“Diferenças, resiliência e democracia” ou “Porquê vou às ruas no dia 15”

Ricardo Young

Nunca gostei de extremos.

Desde que dei os primeiros passos na política, ainda no movimento estudantil, sentia grande desconforto em relação aos estereótipos da época, em que, ou você apoiava a ditadura, ou era comunista. Essa dicotomia não refletia as filosofias que à época eu experimentava. Não satisfazia minhas aspirações de país.

Foi um período em que pudemos experimentar a mão pesada do Estado, que cala, reprime e mata. Levamos 20 anos para derrubar esta ditadura e conquistarmos o direito de escolher de forma democrática nossos governantes. Há quase mais 30 anos vivemos em um país democrático e esta não é uma vitória banal.

Temos hoje uma gama de partidos que deveria ser capaz de refletir qualquer pensamento. Ainda assim, me vejo imerso em um cenário que me fazem sentir como se tivéssemos voltado àquele tempo, de um ou outro, isso ou aquilo.

Este quadro de polarização foi meticulosamente desenhado pelos principais interessados nele. Convencer a todos de que não há muito mais coisas entre o céu e a terra só interessa a quem quer se favorecer daqueles que estão em uma ponta ou outra.

Alimenta-se o maniqueísmo e as falsas imagens de que, ou estamos à beira do caos, ou estamos na mais perfeita ordem.

Ouvi da minha casa panelas sendo batidas no último domingo enquanto a presidente Dilma fazia seu pronunciamento.
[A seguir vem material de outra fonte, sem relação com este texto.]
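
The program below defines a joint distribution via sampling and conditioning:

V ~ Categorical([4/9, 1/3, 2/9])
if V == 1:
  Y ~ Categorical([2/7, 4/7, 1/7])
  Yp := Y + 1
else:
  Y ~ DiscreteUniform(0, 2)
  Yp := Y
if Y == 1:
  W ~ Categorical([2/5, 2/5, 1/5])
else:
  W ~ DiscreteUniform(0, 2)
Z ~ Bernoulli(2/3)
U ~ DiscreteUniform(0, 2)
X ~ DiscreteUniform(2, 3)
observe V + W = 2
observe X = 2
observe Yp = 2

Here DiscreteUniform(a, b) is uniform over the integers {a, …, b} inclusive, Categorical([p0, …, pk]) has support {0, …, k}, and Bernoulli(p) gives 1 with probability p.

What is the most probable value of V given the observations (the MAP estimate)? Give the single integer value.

Enumerate traces; 18 have nonzero weight after conditioning:
  (V=0, Y=2, W=2, Z=0, U=0, X=2) weight 2/729
  (V=0, Y=2, W=2, Z=0, U=1, X=2) weight 2/729
  (V=0, Y=2, W=2, Z=0, U=2, X=2) weight 2/729
  (V=0, Y=2, W=2, Z=1, U=0, X=2) weight 4/729
  (V=0, Y=2, W=2, Z=1, U=1, X=2) weight 4/729
  (V=0, Y=2, W=2, Z=1, U=2, X=2) weight 4/729
  (V=1, Y=1, W=1, Z=0, U=0, X=2) weight 4/945
  (V=1, Y=1, W=1, Z=0, U=1, X=2) weight 4/945
  (V=2, Y=2, W=0, Z=0, U=0, X=2) weight 1/729
  … 9 more
Group by V:
  weight(V=0) = 2/81
  weight(V=1) = 4/105
  weight(V=2) = 1/81
Total weight = 2/81 + 4/105 + 1/81 = 71/945
P(V=0 | obs) = 2/81 / 71/945 = 70/213
P(V=1 | obs) = 4/105 / 71/945 = 36/71
P(V=2 | obs) = 1/81 / 71/945 = 35/213
argmax = 1

argmax_v P(V = v | obs) = 1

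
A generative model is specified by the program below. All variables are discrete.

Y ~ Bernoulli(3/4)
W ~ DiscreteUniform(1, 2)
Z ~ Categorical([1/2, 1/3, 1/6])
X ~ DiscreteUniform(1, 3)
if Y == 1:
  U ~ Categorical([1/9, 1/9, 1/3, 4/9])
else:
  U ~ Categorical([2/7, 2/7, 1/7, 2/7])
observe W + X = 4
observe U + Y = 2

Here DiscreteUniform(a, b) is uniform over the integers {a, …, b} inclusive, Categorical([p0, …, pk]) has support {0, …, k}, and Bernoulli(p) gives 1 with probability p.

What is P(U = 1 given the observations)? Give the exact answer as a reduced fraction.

P(U = 1 | obs) = 7/10

Enumerate traces; 12 have nonzero weight after conditioning:
  (Y=0, W=1, Z=0, X=3, U=2) weight 1/336
  (Y=0, W=1, Z=1, X=3, U=2) weight 1/504
  (Y=0, W=1, Z=2, X=3, U=2) weight 1/1008
  (Y=0, W=2, Z=0, X=2, U=2) weight 1/336
  (Y=0, W=2, Z=1, X=2, U=2) weight 1/504
  (Y=0, W=2, Z=2, X=2, U=2) weight 1/1008
  (Y=1, W=1, Z=0, X=3, U=1) weight 1/144
  (Y=1, W=1, Z=1, X=3, U=1) weight 1/216
  … 4 more
Group by U:
  weight(U=1) = 1/36
  weight(U=2) = 1/84
Total weight = 1/36 + 1/84 = 5/126
P(U=1 | obs) = 1/36 / 5/126 = 7/10
P(U=2 | obs) = 1/84 / 5/126 = 3/10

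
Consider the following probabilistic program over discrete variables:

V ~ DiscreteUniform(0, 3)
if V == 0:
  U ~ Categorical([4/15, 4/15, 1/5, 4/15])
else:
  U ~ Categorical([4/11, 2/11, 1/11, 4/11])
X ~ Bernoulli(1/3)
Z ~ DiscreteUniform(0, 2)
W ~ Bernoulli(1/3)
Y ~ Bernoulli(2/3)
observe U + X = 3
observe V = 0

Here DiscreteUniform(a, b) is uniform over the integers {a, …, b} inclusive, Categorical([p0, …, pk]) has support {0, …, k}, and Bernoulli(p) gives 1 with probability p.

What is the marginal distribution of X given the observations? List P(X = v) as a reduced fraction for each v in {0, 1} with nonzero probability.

Enumerate traces; 24 have nonzero weight after conditioning:
  (V=0, U=2, X=1, Z=0, W=0, Y=0) weight 1/810
  (V=0, U=2, X=1, Z=0, W=0, Y=1) weight 1/405
  (V=0, U=2, X=1, Z=0, W=1, Y=0) weight 1/1620
  (V=0, U=2, X=1, Z=0, W=1, Y=1) weight 1/810
  (V=0, U=2, X=1, Z=1, W=0, Y=0) weight 1/810
  (V=0, U=2, X=1, Z=1, W=0, Y=1) weight 1/405
  (V=0, U=2, X=1, Z=1, W=1, Y=0) weight 1/1620
  (V=0, U=2, X=1, Z=1, W=1, Y=1) weight 1/810
  (V=0, U=3, X=0, Z=0, W=0, Y=0) weight 4/1215
  … 15 more
Group by X:
  weight(X=0) = 2/45
  weight(X=1) = 1/60
Total weight = 2/45 + 1/60 = 11/180
P(X=0 | obs) = 2/45 / 11/180 = 8/11
P(X=1 | obs) = 1/60 / 11/180 = 3/11

P(X=0) = 8/11, P(X=1) = 3/11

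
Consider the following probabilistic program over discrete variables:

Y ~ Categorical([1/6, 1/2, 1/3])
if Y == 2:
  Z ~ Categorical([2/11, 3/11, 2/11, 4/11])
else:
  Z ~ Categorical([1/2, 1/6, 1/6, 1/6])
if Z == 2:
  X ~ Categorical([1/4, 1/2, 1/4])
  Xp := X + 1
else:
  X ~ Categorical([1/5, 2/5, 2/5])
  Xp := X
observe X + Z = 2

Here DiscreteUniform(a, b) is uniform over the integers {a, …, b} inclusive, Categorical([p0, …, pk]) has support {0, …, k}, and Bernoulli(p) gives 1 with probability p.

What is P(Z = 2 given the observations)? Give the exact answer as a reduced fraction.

P(Z = 2 | obs) = 85/557

Enumerate traces; 9 have nonzero weight after conditioning:
  (Y=0, Z=0, X=2) weight 1/30
  (Y=0, Z=1, X=1) weight 1/90
  (Y=0, Z=2, X=0) weight 1/144
  (Y=1, Z=0, X=2) weight 1/10
  (Y=1, Z=1, X=1) weight 1/30
  (Y=1, Z=2, X=0) weight 1/48
  (Y=2, Z=0, X=2) weight 4/165
  (Y=2, Z=1, X=1) weight 2/55
  … 1 more
Group by Z:
  weight(Z=0) = 26/165
  weight(Z=1) = 8/99
  weight(Z=2) = 17/396
Total weight = 26/165 + 8/99 + 17/396 = 557/1980
P(Z=0 | obs) = 26/165 / 557/1980 = 312/557
P(Z=1 | obs) = 8/99 / 557/1980 = 160/557
P(Z=2 | obs) = 17/396 / 557/1980 = 85/557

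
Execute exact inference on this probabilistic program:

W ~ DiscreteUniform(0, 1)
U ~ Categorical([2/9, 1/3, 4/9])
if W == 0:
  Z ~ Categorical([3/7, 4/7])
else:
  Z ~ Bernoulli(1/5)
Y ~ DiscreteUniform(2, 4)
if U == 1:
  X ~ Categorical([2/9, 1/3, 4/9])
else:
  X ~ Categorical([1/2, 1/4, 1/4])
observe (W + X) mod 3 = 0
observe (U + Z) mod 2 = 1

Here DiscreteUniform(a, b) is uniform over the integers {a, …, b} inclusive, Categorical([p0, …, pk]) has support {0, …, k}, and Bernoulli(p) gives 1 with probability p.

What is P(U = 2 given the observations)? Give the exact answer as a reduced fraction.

P(U = 2 | obs) = 282/707

Enumerate traces; 18 have nonzero weight after conditioning:
  (W=0, U=0, Z=1, Y=2, X=0) weight 2/189
  (W=0, U=0, Z=1, Y=3, X=0) weight 2/189
  (W=0, U=0, Z=1, Y=4, X=0) weight 2/189
  (W=0, U=1, Z=0, Y=2, X=0) weight 1/189
  (W=0, U=1, Z=0, Y=3, X=0) weight 1/189
  (W=0, U=1, Z=0, Y=4, X=0) weight 1/189
  (W=0, U=2, Z=1, Y=2, X=0) weight 4/189
  (W=0, U=2, Z=1, Y=3, X=0) weight 4/189
  … 10 more
Group by U:
  weight(U=0) = 47/1260
  weight(U=1) = 71/945
  weight(U=2) = 47/630
Total weight = 47/1260 + 71/945 + 47/630 = 101/540
P(U=0 | obs) = 47/1260 / 101/540 = 141/707
P(U=1 | obs) = 71/945 / 101/540 = 284/707
P(U=2 | obs) = 47/630 / 101/540 = 282/707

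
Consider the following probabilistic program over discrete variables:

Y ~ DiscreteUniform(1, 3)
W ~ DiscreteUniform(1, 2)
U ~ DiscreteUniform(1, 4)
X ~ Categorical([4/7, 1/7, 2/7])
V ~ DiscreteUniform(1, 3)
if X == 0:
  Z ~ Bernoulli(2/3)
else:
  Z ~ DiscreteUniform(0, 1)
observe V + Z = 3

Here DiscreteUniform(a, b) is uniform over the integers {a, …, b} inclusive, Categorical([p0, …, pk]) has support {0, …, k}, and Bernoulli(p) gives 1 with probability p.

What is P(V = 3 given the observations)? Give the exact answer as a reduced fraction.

Enumerate traces; 144 have nonzero weight after conditioning:
  (Y=1, W=1, U=1, X=0, V=2, Z=1) weight 1/189
  (Y=1, W=1, U=1, X=0, V=3, Z=0) weight 1/378
  (Y=1, W=1, U=1, X=1, V=2, Z=1) weight 1/1008
  (Y=1, W=1, U=1, X=1, V=3, Z=0) weight 1/1008
  (Y=1, W=1, U=1, X=2, V=2, Z=1) weight 1/504
  (Y=1, W=1, U=1, X=2, V=3, Z=0) weight 1/504
  (Y=1, W=1, U=2, X=0, V=2, Z=1) weight 1/189
  (Y=1, W=1, U=2, X=0, V=3, Z=0) weight 1/378
  … 136 more
Group by V:
  weight(V=2) = 25/126
  weight(V=3) = 17/126
Total weight = 25/126 + 17/126 = 1/3
P(V=2 | obs) = 25/126 / 1/3 = 25/42
P(V=3 | obs) = 17/126 / 1/3 = 17/42

P(V = 3 | obs) = 17/42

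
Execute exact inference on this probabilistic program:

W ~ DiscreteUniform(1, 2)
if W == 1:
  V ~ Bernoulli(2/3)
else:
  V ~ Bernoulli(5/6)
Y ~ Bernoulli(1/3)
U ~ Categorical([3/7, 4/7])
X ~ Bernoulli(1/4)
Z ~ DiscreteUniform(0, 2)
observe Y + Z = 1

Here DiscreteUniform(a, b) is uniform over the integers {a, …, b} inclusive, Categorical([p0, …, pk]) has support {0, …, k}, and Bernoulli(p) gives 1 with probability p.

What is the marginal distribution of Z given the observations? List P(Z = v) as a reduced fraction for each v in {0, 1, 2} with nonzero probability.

P(Z=0) = 1/3, P(Z=1) = 2/3

Enumerate traces; 32 have nonzero weight after conditioning:
  (W=1, V=0, Y=0, U=0, X=0, Z=1) weight 1/84
  (W=1, V=0, Y=0, U=0, X=1, Z=1) weight 1/252
  (W=1, V=0, Y=0, U=1, X=0, Z=1) weight 1/63
  (W=1, V=0, Y=0, U=1, X=1, Z=1) weight 1/189
  (W=1, V=0, Y=1, U=0, X=0, Z=0) weight 1/168
  (W=1, V=0, Y=1, U=0, X=1, Z=0) weight 1/504
  (W=1, V=0, Y=1, U=1, X=0, Z=0) weight 1/126
  (W=1, V=0, Y=1, U=1, X=1, Z=0) weight 1/378
  … 24 more
Group by Z:
  weight(Z=0) = 1/9
  weight(Z=1) = 2/9
Total weight = 1/9 + 2/9 = 1/3
P(Z=0 | obs) = 1/9 / 1/3 = 1/3
P(Z=1 | obs) = 2/9 / 1/3 = 2/3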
Tenho também recebido pelas redes sociais inúmeros convites para manifestações em que, novamente, tenho que escolher a data em que vou às ruas como se elegesse um lado em uma batalha.

Acredito firmemente que a população deve exercer seu direito de manifestação. Não deve calar-se diante de qualquer inquietação. Contudo, há a necessidade de se ter clareza dos motivos que nos fazem deixar o sofá.
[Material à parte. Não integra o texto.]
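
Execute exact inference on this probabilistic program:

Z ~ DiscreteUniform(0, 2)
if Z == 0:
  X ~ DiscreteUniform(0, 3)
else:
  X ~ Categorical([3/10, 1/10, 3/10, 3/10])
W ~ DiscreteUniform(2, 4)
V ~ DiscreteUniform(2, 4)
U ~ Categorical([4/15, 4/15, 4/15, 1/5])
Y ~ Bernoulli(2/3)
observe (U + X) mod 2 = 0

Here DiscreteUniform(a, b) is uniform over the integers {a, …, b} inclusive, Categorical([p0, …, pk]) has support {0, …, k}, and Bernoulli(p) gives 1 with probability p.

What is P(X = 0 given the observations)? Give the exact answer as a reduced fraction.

P(X = 0 | obs) = 68/227

Enumerate traces; 432 have nonzero weight after conditioning:
  (Z=0, X=0, W=2, V=2, U=0, Y=0) weight 1/1215
  (Z=0, X=0, W=2, V=2, U=0, Y=1) weight 2/1215
  (Z=0, X=0, W=2, V=2, U=2, Y=0) weight 1/1215
  (Z=0, X=0, W=2, V=2, U=2, Y=1) weight 2/1215
  (Z=0, X=0, W=2, V=3, U=0, Y=0) weight 1/1215
  (Z=0, X=0, W=2, V=3, U=0, Y=1) weight 2/1215
  (Z=0, X=0, W=2, V=3, U=2, Y=0) weight 1/1215
  (Z=0, X=0, W=2, V=3, U=2, Y=1) weight 2/1215
  (Z=0, X=1, W=2, V=2, U=1, Y=0) weight 1/1215
  (Z=0, X=2, W=2, V=2, U=0, Y=0) weight 1/1215
  … 422 more
Group by X:
  weight(X=0) = 34/225
  weight(X=1) = 7/100
  weight(X=2) = 34/225
  weight(X=3) = 119/900
Total weight = 34/225 + 7/100 + 34/225 + 119/900 = 227/450
P(X=0 | obs) = 34/225 / 227/450 = 68/227
P(X=1 | obs) = 7/100 / 227/450 = 63/454
P(X=2 | obs) = 34/225 / 227/450 = 68/227
P(X=3 | obs) = 119/900 / 227/450 = 119/454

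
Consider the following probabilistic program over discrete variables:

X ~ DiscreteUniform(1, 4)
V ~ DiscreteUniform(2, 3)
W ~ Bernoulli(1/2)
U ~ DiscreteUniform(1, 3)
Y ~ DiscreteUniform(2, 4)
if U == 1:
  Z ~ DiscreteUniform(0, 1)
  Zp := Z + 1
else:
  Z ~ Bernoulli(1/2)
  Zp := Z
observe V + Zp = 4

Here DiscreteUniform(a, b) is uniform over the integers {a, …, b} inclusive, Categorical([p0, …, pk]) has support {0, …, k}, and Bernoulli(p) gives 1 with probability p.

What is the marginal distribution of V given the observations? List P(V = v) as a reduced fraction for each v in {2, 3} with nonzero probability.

Enumerate traces; 96 have nonzero weight after conditioning:
  (X=1, V=2, W=0, U=1, Y=2, Z=1) weight 1/288
  (X=1, V=2, W=0, U=1, Y=3, Z=1) weight 1/288
  (X=1, V=2, W=0, U=1, Y=4, Z=1) weight 1/288
  (X=1, V=2, W=1, U=1, Y=2, Z=1) weight 1/288
  (X=1, V=2, W=1, U=1, Y=3, Z=1) weight 1/288
  (X=1, V=2, W=1, U=1, Y=4, Z=1) weight 1/288
  (X=1, V=3, W=0, U=1, Y=2, Z=0) weight 1/288
  (X=1, V=3, W=0, U=1, Y=3, Z=0) weight 1/288
  … 88 more
Group by V:
  weight(V=2) = 1/12
  weight(V=3) = 1/4
Total weight = 1/12 + 1/4 = 1/3
P(V=2 | obs) = 1/12 / 1/3 = 1/4
P(V=3 | obs) = 1/4 / 1/3 = 3/4

P(V=2) = 1/4, P(V=3) = 3/4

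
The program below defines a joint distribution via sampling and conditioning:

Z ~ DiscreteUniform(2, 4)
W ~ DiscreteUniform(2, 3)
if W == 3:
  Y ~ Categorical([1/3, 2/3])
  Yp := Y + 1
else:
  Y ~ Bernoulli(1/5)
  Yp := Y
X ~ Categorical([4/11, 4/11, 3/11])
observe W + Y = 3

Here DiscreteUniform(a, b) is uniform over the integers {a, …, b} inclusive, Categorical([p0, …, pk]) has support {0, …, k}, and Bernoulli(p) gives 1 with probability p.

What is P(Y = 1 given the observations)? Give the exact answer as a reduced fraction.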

É fato que o país passa por uma profunda crise e a inércia não pode mais ser tolerada. Negar os problemas é permitir a erosão da democracia. Mas, beira o estapafúrdio pedir um impeachment sem que se cumpram as etapas de investigação e julgamento. Se houver culpa, as investigações mostrarão. Cabe-nos acompanhar de perto para que estas sejam feitas com ética e transparência.

Estarei na Avenida Paulista no próximo domingo, dia 15. Estarei lá para pedir rigor na apuração e punição dos responsáveis pelos esquemas de corrupção que ocupam as entranhas de todas as esferas de poder. Esquemas estes que sei, nasceram muito antes de o PT chegar ao Executivo, mas que tem se agravado na última década.
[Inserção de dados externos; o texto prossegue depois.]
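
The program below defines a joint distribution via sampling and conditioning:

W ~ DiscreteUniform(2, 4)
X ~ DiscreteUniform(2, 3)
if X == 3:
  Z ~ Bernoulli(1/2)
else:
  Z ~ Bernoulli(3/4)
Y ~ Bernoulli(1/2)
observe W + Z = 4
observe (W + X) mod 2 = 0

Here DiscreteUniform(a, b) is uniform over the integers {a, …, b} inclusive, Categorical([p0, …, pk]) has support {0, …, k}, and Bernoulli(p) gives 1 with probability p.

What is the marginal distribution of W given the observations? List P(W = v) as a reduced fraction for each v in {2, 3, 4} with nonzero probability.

Enumerate traces; 4 have nonzero weight after conditioning:
  (W=3, X=3, Z=1, Y=0) weight 1/24
  (W=3, X=3, Z=1, Y=1) weight 1/24
  (W=4, X=2, Z=0, Y=0) weight 1/48
  (W=4, X=2, Z=0, Y=1) weight 1/48
Group by W:
  weight(W=3) = 1/12
  weight(W=4) = 1/24
Total weight = 1/12 + 1/24 = 1/8
P(W=3 | obs) = 1/12 / 1/8 = 2/3
P(W=4 | obs) = 1/24 / 1/8 = 1/3

P(W=3) = 2/3, P(W=4) = 1/3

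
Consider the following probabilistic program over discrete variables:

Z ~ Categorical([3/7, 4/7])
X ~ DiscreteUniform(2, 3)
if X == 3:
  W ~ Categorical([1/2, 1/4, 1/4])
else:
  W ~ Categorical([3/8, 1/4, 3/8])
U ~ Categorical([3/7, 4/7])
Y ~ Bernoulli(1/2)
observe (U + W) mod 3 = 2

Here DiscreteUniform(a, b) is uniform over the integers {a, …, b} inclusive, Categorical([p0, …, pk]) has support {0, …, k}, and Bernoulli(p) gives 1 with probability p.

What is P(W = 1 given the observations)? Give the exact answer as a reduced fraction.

P(W = 1 | obs) = 16/31

Enumerate traces; 16 have nonzero weight after conditioning:
  (Z=0, X=2, W=1, U=1, Y=0) weight 3/196
  (Z=0, X=2, W=1, U=1, Y=1) weight 3/196
  (Z=0, X=2, W=2, U=0, Y=0) weight 27/1568
  (Z=0, X=2, W=2, U=0, Y=1) weight 27/1568
  (Z=0, X=3, W=1, U=1, Y=0) weight 3/196
  (Z=0, X=3, W=1, U=1, Y=1) weight 3/196
  (Z=0, X=3, W=2, U=0, Y=0) weight 9/784
  (Z=0, X=3, W=2, U=0, Y=1) weight 9/784
  … 8 more
Group by W:
  weight(W=1) = 1/7
  weight(W=2) = 15/112
Total weight = 1/7 + 15/112 = 31/112
P(W=1 | obs) = 1/7 / 31/112 = 16/31
P(W=2 | obs) = 15/112 / 31/112 = 15/31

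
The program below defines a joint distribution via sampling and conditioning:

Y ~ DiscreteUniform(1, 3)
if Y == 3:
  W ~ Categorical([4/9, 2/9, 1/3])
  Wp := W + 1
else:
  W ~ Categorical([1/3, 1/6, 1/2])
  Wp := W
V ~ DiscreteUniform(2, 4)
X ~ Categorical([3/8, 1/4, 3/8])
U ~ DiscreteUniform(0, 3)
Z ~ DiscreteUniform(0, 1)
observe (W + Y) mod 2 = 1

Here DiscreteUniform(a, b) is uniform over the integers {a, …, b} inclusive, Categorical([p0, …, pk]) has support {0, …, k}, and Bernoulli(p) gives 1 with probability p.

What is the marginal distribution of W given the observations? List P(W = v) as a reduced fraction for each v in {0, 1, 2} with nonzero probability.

Enumerate traces; 360 have nonzero weight after conditioning:
  (Y=1, W=0, V=2, X=0, U=0, Z=0) weight 1/576
  (Y=1, W=0, V=2, X=0, U=0, Z=1) weight 1/576
  (Y=1, W=0, V=2, X=0, U=1, Z=0) weight 1/576
  (Y=1, W=0, V=2, X=0, U=1, Z=1) weight 1/576
  (Y=1, W=0, V=2, X=0, U=2, Z=0) weight 1/576
  (Y=1, W=0, V=2, X=0, U=2, Z=1) weight 1/576
  (Y=1, W=0, V=2, X=0, U=3, Z=0) weight 1/576
  (Y=1, W=0, V=2, X=0, U=3, Z=1) weight 1/576
  (Y=1, W=2, V=2, X=0, U=0, Z=0) weight 1/384
  (Y=2, W=1, V=2, X=0, U=0, Z=0) weight 1/1152
  … 350 more
Group by W:
  weight(W=0) = 7/27
  weight(W=1) = 1/18
  weight(W=2) = 5/18
Total weight = 7/27 + 1/18 + 5/18 = 16/27
P(W=0 | obs) = 7/27 / 16/27 = 7/16
P(W=1 | obs) = 1/18 / 16/27 = 3/32
P(W=2 | obs) = 5/18 / 16/27 = 15/32

P(W=0) = 7/16, P(W=1) = 3/32, P(W=2) = 15/32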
Estarei lá para dizer que sim, reconheço que a presidente foi legitimamente eleita em um processo democrático. Mas estarei lá para dizer, principalmente, que também é legítimo o direito do cidadão de ir às ruas expressar seu descontentamento e exigir o cumprimento das promessas feitas durante a campanha.

Na rede da política não há a possibilidade de se excluir um nó somente porque não gosta dele. É preciso lutar pelo fortalecimento das instituições, não coloca-las a prova. A polarização nos impede de ver o caminho do meio, do diálogo, da mediação e do senso crítico.

As manifestações são um processo democrático que faz avançar o controle social sobre as instituições e o controle dos eleitores sobre a qualidade de seus políticos. É preciso afastar a sedução golpista e fazer evoluir a participação direta e verdadeira, a única capaz de efetivamente aprimorar a qualidade da política no Brasil.

Assim como as jornadas de junho de 2013, os movimentos que agora observamos são um tanto amorfos e bastante complexos. Não vejo como compreendê-los antes que aconteçam. Talvez daqui a mais 20 anos eu consiga olhar para trás e observar com mais lucidez essa efervescência. Por hora, sigo meu coração e minha convicções.